Guymon said the endoscopy results had been a blow to the Harding family, which "had been hoping to get some better news.
"This means she is still in a very touch-and-go situation and she remains closely monitored by doctors. There's been no signs of improvement; this is still very much a life-threatening situation," Guymon said.
Meanwhile, South Jordan police remained tight-lipped about what they had learned about how the chemical a lye-based product known as Clean Force Fryer Cleaner got into the sweet tea mix. Early on, police had indicated the substance may have been confused with sugar by a Dickey's employee.
On Friday, however, SJPD spokesman Sam Winkler would not confirm if that still was investigators' working premise. All he would say was that he had nothing to release for now, though Winkler added, "We will have more information on Monday."
Guymon would not speculate on whether the investigation may have taken a more sinister turn, though he said he suspected the eventual police report may "contain some surprises." He would not elaborate.
Winkler had said earlier this week that in addition to talking with managers and employees, detectives would be reviewing the restaurant's video security camera footage for clues.
Harding was eating at the restaurant about 1 p.m. Sunday when she poured a glass of sweet tea from the self-service beverage bar. One sip later, her mouth and throat began burning, even after she attempted to spit out the tea.

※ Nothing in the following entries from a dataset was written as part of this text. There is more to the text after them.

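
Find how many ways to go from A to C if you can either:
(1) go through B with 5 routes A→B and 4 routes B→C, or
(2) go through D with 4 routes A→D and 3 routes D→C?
32

Solution: Route via B: 5×4=20. Route via D: 4×3=12. Total: 32.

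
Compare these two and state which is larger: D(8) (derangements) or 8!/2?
8!/2

D(8) = (8-1)·[D(7) + D(6)] = 7·[1,854 + 265] = 14,833; 8!/2 = 40,320/2 = 20,160.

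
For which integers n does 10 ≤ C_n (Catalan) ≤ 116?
4, 5
C_3=5; C_4=14; C_5=42; C_6=132. So valid n = 4, 5.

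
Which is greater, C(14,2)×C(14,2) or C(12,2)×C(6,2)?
C(14,2)×C(14,2)
C(14,2)×C(14,2)=8,281, C(12,2)×C(6,2)=990.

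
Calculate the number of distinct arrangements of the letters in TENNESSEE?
3,780

Solution: Word has 9 letters (T=1, E=4, N=2, S=2). Arrangements: 9!/Π(k!) = 3,780.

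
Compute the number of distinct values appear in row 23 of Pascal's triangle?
12

Row 23 has entries C(23,0)..C(23,23); by symmetry C(23,k)=C(23,23-k), giving 12 distinct values.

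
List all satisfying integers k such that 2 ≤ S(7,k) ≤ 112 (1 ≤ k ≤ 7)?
2, 6

Solution: S(7,1)=1; S(7,2)=63; S(7,3)=301; S(7,4)=350; S(7,5)=140; S(7,6)=21; S(7,7)=1. So valid k = 2, 6.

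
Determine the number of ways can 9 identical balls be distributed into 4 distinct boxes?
C(9+4-1, 4-1) = C(12, 3) = 220.

Answer: 220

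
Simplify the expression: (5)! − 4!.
(5)! − 4! = (5)·4! − 4! = (5−1)·4! = 4·4! = 96.

Answer: 96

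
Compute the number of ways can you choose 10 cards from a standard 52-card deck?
15,820,024,220

Reasoning: C(52,10) = 15,820,024,220.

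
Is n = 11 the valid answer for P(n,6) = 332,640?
Yes

Reasoning: P(11,6) = 11·10·9·8·7·6 = 332,640, which equals 332,640.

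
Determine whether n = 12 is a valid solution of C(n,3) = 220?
C(12,3) = 12·11·10/3! = 1,320/6 = 220, which equals 220.
Final answer: Yes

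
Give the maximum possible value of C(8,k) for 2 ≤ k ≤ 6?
70

Reasoning: C(8,k) is maximised at the centre of the row: C(8,4) = 70.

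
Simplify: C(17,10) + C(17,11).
31,824

Explanation: By Pascal's identity: C(18,11) = 31,824.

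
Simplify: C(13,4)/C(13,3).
5/2

Working:
C(n,k+1)/C(n,k) = (n−k)/(k+1). Here (13−3)/(3+1) = 10/4 = 5/2.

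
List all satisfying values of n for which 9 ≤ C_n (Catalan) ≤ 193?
4, 5, 6

Working:
C_3=5; C_4=14; C_5=42; C_6=132; C_7=429. So valid n = 4, 5, 6.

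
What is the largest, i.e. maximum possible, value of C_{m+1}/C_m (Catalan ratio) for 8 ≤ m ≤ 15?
62/17

Solution: C_{m+1}/C_m = 2(2m+1)/(m+2), which increases with m. Maximum at m = 15: 2·31/17 = 62/17.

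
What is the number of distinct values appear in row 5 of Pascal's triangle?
3

Explanation: Row 5 has entries C(5,0)..C(5,5); by symmetry C(5,k)=C(5,5-k), giving 3 distinct values.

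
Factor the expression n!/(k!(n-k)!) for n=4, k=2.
This is the binomial coefficient C(4,2) = 6.

Answer: C(4,2) = 6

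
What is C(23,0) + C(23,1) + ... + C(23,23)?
Sum of binomial coefficients = 2^23 = 8,388,608.
Final answer: 8,388,608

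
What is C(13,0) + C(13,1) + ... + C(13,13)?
8,192

Sum of binomial coefficients = 2^13 = 8,192.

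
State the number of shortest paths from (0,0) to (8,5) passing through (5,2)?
420
To (5,2): C(7,5)=21. From there: C(6,3)=20. Total: 420.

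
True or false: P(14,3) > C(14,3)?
P(14,3) = 2,184 and C(14,3) = 364; P(n,r) = r! × C(n,r) so P > C whenever r ≥ 2.

Answer: True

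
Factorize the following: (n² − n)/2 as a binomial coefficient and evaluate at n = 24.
C(n,2); C(24,2) = 276
(n² − n)/2 = n(n−1)/2 = C(n,2). At n = 24: C(24,2) = 276.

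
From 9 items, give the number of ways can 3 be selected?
84

Working:
C(9,3) = 9! / (3! × (9-3)!)
         = 9! / (3! × 6!)
         = 84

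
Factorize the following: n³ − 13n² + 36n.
n(n − 4)(n − 9)
n³ − 13n² + 36n = n(n² − 13n + 36) = n(n − 4)(n − 9).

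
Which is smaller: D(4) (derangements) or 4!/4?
D(4) = (4-1)·[D(3) + D(2)] = 3·[2 + 1] = 9; 4!/4 = 24/4 = 6.
Final answer: 4!/4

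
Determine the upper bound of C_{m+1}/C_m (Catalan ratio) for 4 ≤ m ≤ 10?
C_{m+1}/C_m = 2(2m+1)/(m+2), which increases with m. Maximum at m = 10: 2·21/12 = 7/2.

Answer: 7/2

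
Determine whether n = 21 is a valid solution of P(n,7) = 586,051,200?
P(21,7) = 21·20·19·18·17·16·15 = 586,051,200, which equals 586,051,200.
Final answer: Yes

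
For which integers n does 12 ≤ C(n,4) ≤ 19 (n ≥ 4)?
6

C(5,4)=5; C(6,4)=15; C(7,4)=35. So valid n = 6.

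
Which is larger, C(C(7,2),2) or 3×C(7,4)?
C(C(7,2),2)=210, 3×C(7,4)=105.
Final answer: C(C(7,2),2)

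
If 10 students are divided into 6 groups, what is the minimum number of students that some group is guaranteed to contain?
2

Reasoning: Pigeonhole: ⌈10/6⌉ = 2.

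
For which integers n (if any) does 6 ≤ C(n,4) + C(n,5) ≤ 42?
5, 6

Explanation: C(4,4)+C(4,5)=1; C(5,4)+C(5,5)=6; C(6,4)+C(6,5)=21; C(7,4)+C(7,5)=56. So valid n = 5, 6.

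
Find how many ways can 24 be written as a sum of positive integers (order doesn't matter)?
1,575

Pentagonal recurrence p(n) = p(n−1) + p(n−2) − p(n−5) − p(n−7) + …: p(24) = p(23) + p(22) − p(19) − p(17) + p(12) + p(9) − p(2) = 1,255 + 1,002 − 490 − 297 + 77 + 30 − 2 = 1,575.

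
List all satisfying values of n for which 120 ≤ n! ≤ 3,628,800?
5, 6, 7, 8, 9, 10

Reasoning: n! is strictly increasing; 5! = 120 and 10! = 3,628,800, so valid n = 5, 6, 7, 8, 9, 10.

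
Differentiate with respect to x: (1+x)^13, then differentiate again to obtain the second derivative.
156(1+x)^11

Working:
First derivative: 13(1+x)^{12}. Second derivative: 13·12·(1+x)^{11} = 156(1+x)^{11}.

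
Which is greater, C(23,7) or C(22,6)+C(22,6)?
C(23,7)

C(23,7)=245,157; C(22,6)+C(22,6)=74,613+74,613=149,226.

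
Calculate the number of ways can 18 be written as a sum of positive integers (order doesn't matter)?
385

Reasoning: Pentagonal recurrence p(n) = p(n−1) + p(n−2) − p(n−5) − p(n−7) + …: p(18) = p(17) + p(16) − p(13) − p(11) + p(6) + p(3) = 297 + 231 − 101 − 56 + 11 + 3 = 385.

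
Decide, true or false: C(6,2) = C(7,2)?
LHS = C(6,2) = 15; RHS = C(7,2) = 21. 15 ≠ 21, so the statement does not hold.

Answer: False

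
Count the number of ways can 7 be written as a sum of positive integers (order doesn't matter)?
15

Working:
Pentagonal recurrence p(n) = p(n−1) + p(n−2) − p(n−5) − p(n−7) + …: p(7) = p(6) + p(5) − p(2) − p(0) = 11 + 7 − 2 − 1 = 15.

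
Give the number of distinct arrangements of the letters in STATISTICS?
50,400
Word has 10 letters (S=3, T=3, A=1, I=2, C=1). Arrangements: 10!/Π(k!) = 50,400.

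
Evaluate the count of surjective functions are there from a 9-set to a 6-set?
1,905,120

Explanation: Onto functions = 6! × S(9,6)
First compute S(9,6) via recurrence:
Using the Stirling recurrence: S(n,k) = k·S(n-1,k) + S(n-1,k-1)
S(9,6) = 6·S(8,6) + S(8,5)
         = 6·266 + 1050
         = 1596 + 1050
         = 2,646
Then: 720 × 2646 = 1,905,120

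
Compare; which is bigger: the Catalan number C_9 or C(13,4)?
C_9

Solution: C_9 = C(18,9)/(9+1) = 48,620/10 = 4,862; C(13,4) = 715.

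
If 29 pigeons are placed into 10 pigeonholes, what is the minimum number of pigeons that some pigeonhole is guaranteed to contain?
Pigeonhole: ⌈29/10⌉ = 3.

Answer: 3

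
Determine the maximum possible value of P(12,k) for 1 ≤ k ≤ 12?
P(12,k) increases in k, so maximum at k = 12: 12! = 479,001,600.
Final answer: 479,001,600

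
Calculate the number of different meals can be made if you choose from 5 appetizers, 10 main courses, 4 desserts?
200

Working:
By the multiplication principle: 5 × 10 × 4 = 200.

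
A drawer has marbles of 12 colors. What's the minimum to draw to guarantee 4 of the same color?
37

Reasoning: Worst case: 3 of each = 36. One more: 37.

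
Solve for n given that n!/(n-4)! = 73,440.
18

n!/(n-4)! = n×(n-1)×(n-2)×(n-3), a product of 4 consecutive integers ≈ (n−1.5)^4. 73,440^(1/4) + 1.5 ≈ 18.0; check n = 18: 18×17×16×15 = 73,440 ✓. So n = 18.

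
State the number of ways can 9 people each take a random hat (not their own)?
133,496

Explanation: Using D(n) = (n-1)[D(n-1) + D(n-2)]:
D(9) = (9-1) × [D(8) + D(7)]
      = 8 × [14833 + 1854]
      = 8 × 16687
      = 133,496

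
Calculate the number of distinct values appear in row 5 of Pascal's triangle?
3

Reasoning: Row 5 has entries C(5,0)..C(5,5); by symmetry C(5,k)=C(5,5-k), giving 3 distinct values.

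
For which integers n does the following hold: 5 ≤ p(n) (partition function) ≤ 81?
4, 5, 6, 7, 8, 9, 10, 11, 12
Tabulating p(n) via p(n) = p(n−1) + p(n−2) − p(n−5) − p(n−7) + …: p(3)=3; p(4)=5; p(5)=7; p(6)=11; p(7)=15; p(8)=22; p(9)=30; p(10)=42; p(11)=56; p(12)=77; p(13)=101. So valid n = 4, 5, 6, 7, 8, 9, 10, 11, 12.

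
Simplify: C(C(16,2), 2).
7,140

C(16,2) = 120, then C(120, 2) = 7,140.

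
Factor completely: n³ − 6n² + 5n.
n(n − 1)(n − 5)

Reasoning: n³ − 6n² + 5n = n(n² − 6n + 5) = n(n − 1)(n − 5).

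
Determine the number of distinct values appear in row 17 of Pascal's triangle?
Row 17 has entries C(17,0)..C(17,17); by symmetry C(17,k)=C(17,17-k), giving 9 distinct values.
Final answer: 9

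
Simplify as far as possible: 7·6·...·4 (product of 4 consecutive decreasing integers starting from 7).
840

This is P(7,4) = 7!/(3)! = 840.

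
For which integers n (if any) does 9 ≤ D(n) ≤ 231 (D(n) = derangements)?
4, 5

Using D(n) = (n−1)[D(n−1) + D(n−2)] with D(1)=0, D(2)=1: D(3)=2; D(4)=9; D(5)=44; D(6)=265. So valid n = 4, 5.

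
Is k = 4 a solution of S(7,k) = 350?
Yes

S(7,4) = 4·S(6,4) + S(6,3) = 4·65 + 90 = 350, which equals 350.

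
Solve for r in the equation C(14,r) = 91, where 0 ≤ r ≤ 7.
2

C(14,r) is increasing for 0 ≤ r ≤ 7. Stepping up (C(14,r+1) = C(14,r)·(14−r)/(r+1)): C(14,1) = 14, C(14,2) = 91 ✓. So r = 2.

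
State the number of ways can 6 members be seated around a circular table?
120

Reasoning: Circular arrangements: (6-1)! = 120.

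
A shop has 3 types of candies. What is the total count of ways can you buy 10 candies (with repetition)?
Stars and bars: C(10+3-1, 10) = C(12, 10) = 66.
Final answer: 66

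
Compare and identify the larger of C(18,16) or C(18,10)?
C(18,10)

Explanation: C(18,16)=153, C(18,10)=43,758.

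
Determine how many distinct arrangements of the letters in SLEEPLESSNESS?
Word has 13 letters (S=5, L=2, E=4, P=1, N=1). Arrangements: 13!/Π(k!) = 1,081,080.

Answer: 1,081,080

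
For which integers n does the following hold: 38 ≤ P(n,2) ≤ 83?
7, 8, 9

Reasoning: P(6,2)=30; P(7,2)=42; P(8,2)=56; P(9,2)=72; P(10,2)=90. So valid n = 7, 8, 9.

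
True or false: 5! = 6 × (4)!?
False

5! = 5 × 4! = 120, but 6 × 4! = 144.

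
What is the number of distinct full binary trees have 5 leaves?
14

Explanation: Using the Catalan number formula: C_n = C(2n, n) / (n+1)
C_4 = C(8, 4) / (4+1)
     = 70 / 5
     = 14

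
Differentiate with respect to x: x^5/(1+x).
(5x^4(1+x) - x^5)/(1+x)²

Reasoning: Quotient rule: [5x^{4}(1+x) - x^5]/(1+x)².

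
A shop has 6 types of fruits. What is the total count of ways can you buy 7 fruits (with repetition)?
Stars and bars: C(7+6-1, 7) = C(12, 7) = 792.
Final answer: 792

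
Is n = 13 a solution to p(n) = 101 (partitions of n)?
Pentagonal recurrence p(n) = p(n−1) + p(n−2) − p(n−5) − p(n−7) + …: p(13) = p(12) + p(11) − p(8) − p(6) + p(1) = 77 + 56 − 22 − 11 + 1 = 101, which equals 101.
Final answer: Yes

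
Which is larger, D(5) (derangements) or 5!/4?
D(5)

Working:
D(5) = (5-1)·[D(4) + D(3)] = 4·[9 + 2] = 44; 5!/4 = 120/4 = 30.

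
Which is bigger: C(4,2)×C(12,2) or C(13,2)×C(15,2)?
C(13,2)×C(15,2)

Reasoning: C(4,2)×C(12,2)=396, C(13,2)×C(15,2)=8,190.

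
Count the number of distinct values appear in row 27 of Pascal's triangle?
14

Solution: Row 27 has entries C(27,0)..C(27,27); by symmetry C(27,k)=C(27,27-k), giving 14 distinct values.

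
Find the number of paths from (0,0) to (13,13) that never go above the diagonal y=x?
742,900

Solution: Counted by the Catalan number C_13: C_13 = C(26,13)/(13+1) = 10,400,600/14 = 742,900.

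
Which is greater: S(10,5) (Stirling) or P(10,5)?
S(10,5)

Reasoning: S(10,5) = 5·S(9,5) + S(9,4) = 5·6,951 + 7,770 = 42,525; P(10,5) = 30,240.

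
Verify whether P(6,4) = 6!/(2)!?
True

Working:
Permutation formula P(n,k) = n!/(n-k)!: 6!/2! = 720/2 = 360 = P(6,4). The statement holds.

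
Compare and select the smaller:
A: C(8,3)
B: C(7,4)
B
A=C(8,3)=56, B=C(7,4)=35.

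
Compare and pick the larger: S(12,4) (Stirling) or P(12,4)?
S(12,4) = 4·S(11,4) + S(11,3) = 4·145,750 + 28,501 = 611,501; P(12,4) = 11,880.

Answer: S(12,4)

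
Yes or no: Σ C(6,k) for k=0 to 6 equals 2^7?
No
Binomial theorem: Σ C(6,k) = (1+1)^6 = 2^6 = 64; RHS 2^7 = 128.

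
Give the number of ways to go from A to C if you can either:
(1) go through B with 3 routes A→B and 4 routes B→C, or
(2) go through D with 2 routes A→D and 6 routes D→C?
Route via B: 3×4=12. Route via D: 2×6=12. Total: 24.

Answer: 24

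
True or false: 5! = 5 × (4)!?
By definition n! = n × (n-1)!, so 5! = 5 × 4!.

Answer: True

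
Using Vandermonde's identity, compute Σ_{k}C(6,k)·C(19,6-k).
177,100

Reasoning: = C(6+19,6) = C(25,6) = 177,100.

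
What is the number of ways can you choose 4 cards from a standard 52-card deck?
C(52,4) = 270,725.

Answer: 270,725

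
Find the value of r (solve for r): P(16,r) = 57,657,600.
P(16,r) = 16·15·…·(16−r+1), a product of r factors. Multiplying down from 16: 16 = 16; 16·15 = 240; 16·15·14 = 3,360; 16·15·14·13 = 43,680; 16·15·14·13·12 = 524,160; 16·15·14·13·12·11 = 5,765,760; 16·15·14·13·12·11·10 = 57,657,600 ✓ (7 factors). So r = 7.
Final answer: 7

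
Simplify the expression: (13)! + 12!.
6,706,022,400

(13)! + 12! = (13)·12! + 12! = (13+1)·12! = 14·12! = 6,706,022,400.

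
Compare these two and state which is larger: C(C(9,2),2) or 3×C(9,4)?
C(C(9,2),2)=630, 3×C(9,4)=378.
Final answer: C(C(9,2),2)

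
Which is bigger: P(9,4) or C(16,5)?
C(16,5)

Working:
P(9,4)=3,024, C(16,5)=4,368.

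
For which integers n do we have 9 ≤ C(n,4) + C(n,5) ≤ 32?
6

Solution: C(5,4)+C(5,5)=6; C(6,4)+C(6,5)=21; C(7,4)+C(7,5)=56. So valid n = 6.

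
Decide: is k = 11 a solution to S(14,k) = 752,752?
No

Reasoning: S(14,11) = 11·S(13,11) + S(13,10) = 11·2,431 + 39,325 = 66,066, which does not equal 752,752.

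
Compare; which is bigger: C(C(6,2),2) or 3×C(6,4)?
C(C(6,2),2)

Working:
C(C(6,2),2)=105, 3×C(6,4)=45.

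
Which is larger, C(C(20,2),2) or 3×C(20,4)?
C(C(20,2),2)

Solution: C(C(20,2),2)=17,955, 3×C(20,4)=14,535.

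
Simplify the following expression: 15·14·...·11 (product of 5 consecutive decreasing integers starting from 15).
360,360
This is P(15,5) = 15!/(10)! = 360,360.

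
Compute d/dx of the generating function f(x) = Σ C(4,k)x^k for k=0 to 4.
Term-by-term differentiation gives Σ k·C(4,k)x^{k-1} for k=1 to 4.
Final answer: Σ k·C(4,k)x^(k-1) for k=1 to 4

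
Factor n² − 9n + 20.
(n − 4)(n − 5)

Seek roots whose sum is 9 and product is 20: (4, 5). So n² − 9n + 20 = (n − 4)(n − 5).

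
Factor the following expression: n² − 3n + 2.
(n − 1)(n − 2)

Seek roots whose sum is 3 and product is 2: (1, 2). So n² − 3n + 2 = (n − 1)(n − 2).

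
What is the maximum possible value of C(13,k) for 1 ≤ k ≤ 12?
1,716

Reasoning: C(13,k) is maximised at the centre of the row: C(13,6) = 1,716.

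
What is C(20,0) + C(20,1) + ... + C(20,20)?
Sum of binomial coefficients = 2^20 = 1,048,576.
Final answer: 1,048,576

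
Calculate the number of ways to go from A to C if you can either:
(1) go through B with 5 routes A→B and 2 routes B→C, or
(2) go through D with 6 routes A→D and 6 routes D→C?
46

Reasoning: Route via B: 5×2=10. Route via D: 6×6=36. Total: 46.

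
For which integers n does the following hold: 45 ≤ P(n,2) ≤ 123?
P(7,2)=42; P(8,2)=56; P(9,2)=72; P(10,2)=90; P(11,2)=110; P(12,2)=132. So valid n = 8, 9, 10, 11.

Answer: 8, 9, 10, 11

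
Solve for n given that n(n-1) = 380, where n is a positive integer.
20

Solution: n² − n − 380 = 0, so n = (1 ± √(1 + 4·380))/2 = (1 ± √1,521)/2 = (1 ± 39)/2, i.e. n = 20 or n = -19. Taking the positive root, n = 20 (check: 20×19 = 380).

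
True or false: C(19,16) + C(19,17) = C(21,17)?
Pascal's identity gives C(20,17) = 1,140, whereas C(21,17) = 5,985.

Answer: False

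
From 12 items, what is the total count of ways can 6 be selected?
924

Working:
C(12,6) = 12! / (6! × (12-6)!)
         = 12! / (6! × 6!)
         = 924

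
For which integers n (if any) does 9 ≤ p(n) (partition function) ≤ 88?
6, 7, 8, 9, 10, 11, 12

Explanation: Tabulating p(n) via p(n) = p(n−1) + p(n−2) − p(n−5) − p(n−7) + …: p(5)=7; p(6)=11; p(7)=15; p(8)=22; p(9)=30; p(10)=42; p(11)=56; p(12)=77; p(13)=101. So valid n = 6, 7, 8, 9, 10, 11, 12.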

Her husband rushed her to a nearby hospital, from where she was flown to the burn unit in Salt Lake City.
Though representing the family, Guymon said the Harding family had made no decision yet on whether to sue Dickey's.
The South Jordan restaurant's owner, John Thomson, has declined to discuss the incident other than to state that Harding is in his prayers, and that he and his staff are committed to fully cooperating with the investigation.